New Rules for Communications Chapter 10 – News Releases

In the “old days” press releases were for the press. An organization sent a press release to every newspaper, TV, or radio station they could and hoped that one of more would print a story. Many years ago I asked a magazine editor why some of the articles in his computer publication looked like carefully researched articles and some looked like “warmed over” press releases. He said because some “articles” were supplied by the organizations and were just press releases. When I wanted to raise public awareness for an issue at my children's school I supplied most of the text for a reporter. The ideas were mine, but the public thought the reporter wrote the article.

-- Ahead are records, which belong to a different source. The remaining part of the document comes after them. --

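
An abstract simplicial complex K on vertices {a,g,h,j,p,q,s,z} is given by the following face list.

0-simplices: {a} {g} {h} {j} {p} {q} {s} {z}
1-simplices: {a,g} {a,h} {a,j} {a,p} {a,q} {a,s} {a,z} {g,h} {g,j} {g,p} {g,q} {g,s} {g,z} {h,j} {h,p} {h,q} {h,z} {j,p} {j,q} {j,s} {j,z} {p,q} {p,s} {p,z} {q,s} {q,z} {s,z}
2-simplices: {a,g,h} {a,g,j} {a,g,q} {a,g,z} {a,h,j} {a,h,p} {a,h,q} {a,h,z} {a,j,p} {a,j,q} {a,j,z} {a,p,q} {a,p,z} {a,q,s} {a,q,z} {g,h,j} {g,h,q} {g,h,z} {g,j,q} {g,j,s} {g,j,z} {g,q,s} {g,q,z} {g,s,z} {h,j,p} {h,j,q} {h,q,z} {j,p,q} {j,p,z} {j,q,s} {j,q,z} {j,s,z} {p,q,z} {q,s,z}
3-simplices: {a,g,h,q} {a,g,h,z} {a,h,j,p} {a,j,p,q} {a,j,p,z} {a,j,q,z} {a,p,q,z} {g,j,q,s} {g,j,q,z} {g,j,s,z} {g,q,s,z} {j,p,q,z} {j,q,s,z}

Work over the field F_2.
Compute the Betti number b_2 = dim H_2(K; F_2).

b_2=5

n_0=8 n_1=27 n_2=34 n_3=13  [Z2]
∂1: piv[ag,ah,aj,ap,aq,as,az] rk=7  ker:gh,gj,gp,gq,gs,gz,hj,hp,hq,hz,jp,jq,js,jz,pq,ps,pz,qs,qz,sz
∂2: piv[agh,agj,agq,agz,ahj,ahp,ahq,ahz,ajp,ajq,ajz,apq,apz,aqs,aqz,gjs,gqs,gsz] rk=18  ker:ghj,ghq,ghz,gjq,gjz,gqz,hjp,hjq,hqz,jpq,jpz,jqs,jqz,jsz,pqz,qsz
∂3: piv[aghq,aghz,ahjp,ajpq,ajpz,ajqz,apqz,gjqs,gjqz,gjsz,gqsz] rk=11  ker:jpqz,jqsz
b_2=(34−18)−11=5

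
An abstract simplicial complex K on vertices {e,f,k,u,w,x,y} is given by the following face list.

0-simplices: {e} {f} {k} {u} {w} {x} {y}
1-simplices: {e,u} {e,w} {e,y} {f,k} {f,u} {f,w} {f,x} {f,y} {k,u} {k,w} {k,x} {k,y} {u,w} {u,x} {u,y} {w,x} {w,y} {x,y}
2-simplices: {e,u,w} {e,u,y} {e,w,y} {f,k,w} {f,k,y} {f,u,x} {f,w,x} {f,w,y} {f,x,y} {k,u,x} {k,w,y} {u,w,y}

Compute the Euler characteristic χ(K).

χ(K)=1

n_0=7 n_1=18 n_2=12
χ=+7−18+12=1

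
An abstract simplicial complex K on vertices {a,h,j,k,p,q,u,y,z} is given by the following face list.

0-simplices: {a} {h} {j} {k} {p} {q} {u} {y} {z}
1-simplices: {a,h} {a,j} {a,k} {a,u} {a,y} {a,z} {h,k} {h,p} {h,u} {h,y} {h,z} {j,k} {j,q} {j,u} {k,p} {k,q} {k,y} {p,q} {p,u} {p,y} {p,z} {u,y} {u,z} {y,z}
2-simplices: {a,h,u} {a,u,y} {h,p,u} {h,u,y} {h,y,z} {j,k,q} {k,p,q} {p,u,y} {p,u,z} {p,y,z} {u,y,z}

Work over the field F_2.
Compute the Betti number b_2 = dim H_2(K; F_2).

n_0=9 n_1=24 n_2=11  [Z2]
∂1: piv[ah,aj,ak,au,ay,az,hp,jq] rk=8  ker:hk,hu,hy,hz,jk,ju,kp,kq,ky,pq,pu,py,pz,uy,uz,yz
∂2: piv[ahu,auy,hpu,huy,hyz,jkq,kpq,puy,puz,pyz] rk=10  ker:uyz
b_2=(11−10)−0=1

b_2=1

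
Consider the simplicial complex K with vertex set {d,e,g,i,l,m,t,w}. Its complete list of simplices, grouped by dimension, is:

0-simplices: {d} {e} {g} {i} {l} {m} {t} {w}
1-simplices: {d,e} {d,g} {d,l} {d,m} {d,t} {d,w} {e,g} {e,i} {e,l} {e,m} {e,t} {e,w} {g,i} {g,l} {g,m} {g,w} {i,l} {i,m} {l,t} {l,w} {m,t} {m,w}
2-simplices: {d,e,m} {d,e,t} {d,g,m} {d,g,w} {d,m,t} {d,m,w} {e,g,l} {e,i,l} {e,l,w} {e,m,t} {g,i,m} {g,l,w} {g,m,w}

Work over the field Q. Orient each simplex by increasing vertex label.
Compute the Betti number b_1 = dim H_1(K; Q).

n_0=8 n_1=22 n_2=13  [Q]
∂1: piv[de,dg,dl,dm,dt,dw,ei] rk=7  ker:eg,el,em,et,ew,gi,gl,gm,gw,il,im,lt,lw,mt,mw
∂2: piv[dem,det,dgm,dgw,dmt,dmw,egl,eil,elw,gim,glw] rk=11  ker:emt,gmw
b_1=(22−7)−11=4

b_1=4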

This is an older way of using press releases. In the financial markets screens display news feeds all day long. The screens sometimes display releases directly from the companies involved without editing from a reporter or editor. If Boeing got a large order of airplanes or IBM made a new discovery, they would put the news on the wire. Traders seeing the news react sometimes based on this news. That is why the financial summaries on the evening news report rises or falls of stock prices based on news events. Data bases within Factivia and LexusNexis give professionals and library users access to this news feeds. (These data bases are usually available in businesses and large university libraries. They are not available in the Chicago Public Library or the college where I work.) Listservs, direct e-mail, and groups send news releases to their members or users. Not everyone [1] in the PR business agrees that direct contact with the consumer is the best idea. I am of the opinion that PR people in the library should use any method, media, or technology to spread their message.

In business many people say that one must innovate to stave off the boredom. I don’t entirely agree. Within the library we must revise and grown on the established while we are seeking new ways to attract and encourage new users of our resources. The press release should be one of the ways we communicate not just with the press but with all interested or potential users.

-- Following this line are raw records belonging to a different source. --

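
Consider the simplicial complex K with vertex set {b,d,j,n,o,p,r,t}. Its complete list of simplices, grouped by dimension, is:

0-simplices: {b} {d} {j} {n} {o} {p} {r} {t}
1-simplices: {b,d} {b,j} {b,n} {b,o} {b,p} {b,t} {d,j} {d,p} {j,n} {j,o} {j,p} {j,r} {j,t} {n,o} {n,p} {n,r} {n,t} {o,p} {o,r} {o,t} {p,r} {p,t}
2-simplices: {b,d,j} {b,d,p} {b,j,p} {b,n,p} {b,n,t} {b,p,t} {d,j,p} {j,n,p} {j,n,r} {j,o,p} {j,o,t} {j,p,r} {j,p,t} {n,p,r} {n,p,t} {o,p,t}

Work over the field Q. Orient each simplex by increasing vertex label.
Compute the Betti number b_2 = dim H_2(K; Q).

n_0=8 n_1=22 n_2=16  [Q]
∂1: piv[bd,bj,bn,bo,bp,bt,jr] rk=7  ker:dj,dp,jn,jo,jp,jt,no,np,nr,nt,op,or,ot,pr,pt
∂2: piv[bdj,bdp,bjp,bnp,bnt,bpt,jnp,jnr,jop,jot,jpr,jpt] rk=12  ker:djp,npr,npt,opt
b_2=(16−12)−0=4

b_2=4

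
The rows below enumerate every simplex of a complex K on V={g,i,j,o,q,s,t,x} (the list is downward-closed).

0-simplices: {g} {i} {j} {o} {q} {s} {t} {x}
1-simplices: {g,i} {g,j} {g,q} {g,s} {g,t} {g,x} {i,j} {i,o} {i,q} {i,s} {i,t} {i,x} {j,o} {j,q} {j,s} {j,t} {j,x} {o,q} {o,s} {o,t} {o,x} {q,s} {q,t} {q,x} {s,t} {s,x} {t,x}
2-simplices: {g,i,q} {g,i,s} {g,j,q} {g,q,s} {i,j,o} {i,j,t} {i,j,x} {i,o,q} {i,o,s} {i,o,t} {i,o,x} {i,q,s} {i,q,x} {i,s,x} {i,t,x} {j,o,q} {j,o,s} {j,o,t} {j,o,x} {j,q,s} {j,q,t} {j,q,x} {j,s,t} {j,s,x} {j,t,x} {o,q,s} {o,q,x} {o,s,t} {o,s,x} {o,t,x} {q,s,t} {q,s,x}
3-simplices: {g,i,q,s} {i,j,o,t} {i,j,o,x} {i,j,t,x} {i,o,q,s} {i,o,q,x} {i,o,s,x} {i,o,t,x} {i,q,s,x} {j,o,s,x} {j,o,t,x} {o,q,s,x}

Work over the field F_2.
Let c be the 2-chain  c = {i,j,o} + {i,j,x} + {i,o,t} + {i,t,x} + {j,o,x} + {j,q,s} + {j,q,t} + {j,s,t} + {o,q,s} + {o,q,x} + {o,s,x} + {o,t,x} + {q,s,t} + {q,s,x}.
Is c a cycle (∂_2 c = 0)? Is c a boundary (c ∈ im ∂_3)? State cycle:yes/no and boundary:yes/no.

n_0=8 n_1=27 n_2=32 n_3=12  [Z2]
∂1: piv[gi,gj,gq,gs,gt,gx,io] rk=7  ker:ij,iq,is,it,ix,jo,jq,js,jt,jx,oq,os,ot,ox,qs,qt,qx,st,sx,tx
∂2: piv[giq,gis,gjq,gqs,ijo,ijt,ijx,ioq,ios,iot,iox,iqx,isx,itx,joq,jos,jqt,jst] rk=18  ker:iqs,jot,jox,jqs,jqx,jsx,jtx,oqs,oqx,ost,osx,otx,qst,qsx
∂3: piv[giqs,ijot,ijox,ijtx,ioqs,ioqx,iosx,iotx,iqsx,josx] rk=10  ker:jotx,oqsx
∂2c = 0
c vs im∂3: residual ≠ 0 ⇒ not boundary

cycle:yes boundary:no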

A press release is an announcement to the public. It is not an opinion or explanation of how to use a library resource. There may be a semantic argument with the PR professionals. If sent to the “media or press” the item should be aimed at the “press.” If aimed at the consumer or public, it is “news.” For that reason we should be talking about “news releases.” Announcements or news releases may be made for the mundane or the special. For example at the beginning of the school year the library could announce the library hours. This is mundane, but important for everyone to know so that they can come only when the library is open. An announcement about a special award for a librarian is special and interesting, but not very important in the everyday use of the library.

New releases are written with the same style and language as a newspaper article. They should start with a catchy headline and indicate something about the content. The tone should be informative, direct and non-opinionated. Write in the language of the intended readers. Obviously if audience is children or teenagers, write at their level of understanding. The news release is more of a one-way information flow than other forms of information that are meant to be exchanges. Remember that once on the Web search engines will find your words.

Rules for News Releases
1. Don’t just send news for “big” events. Find good reasons to send regular news. New releases are for single topics that can’t wait for a full newsletter treatment.
2. Target your users, readers, and stakeholders. Don’t be concerned with the media.
3. Since the releases will be on the Web, include keywords that users with search engines are likely to use.
4. Include something compelling that will encourage comments or visits to the library.
5. Add tags for social media for additional exposure.
6. Make the length appropriate for the message. If more information is required, drive them to your web site, blog, podcast, or encourage a library visit. This is a news release not a summary report.
7. Make a separate section on your web site to gather new releases for future consultation.

Tell people what you want them to know about your library, your programs and your people. News releases do not always need to be cold and bland. Sometimes there is room for humor.

[1] Steve Rubel in his blog article, “Direct-to-Consumer Press Releases Suck” ( January 19, 2006 disagrees with David Scott. Rubel says, “I feel strongly that fluffy press releases that are not for the press are bogus. I am adamant that we should not be spamming the press releases wires. ... Put your energy into launching blogs and engaging in direct-to-consumer conversations.”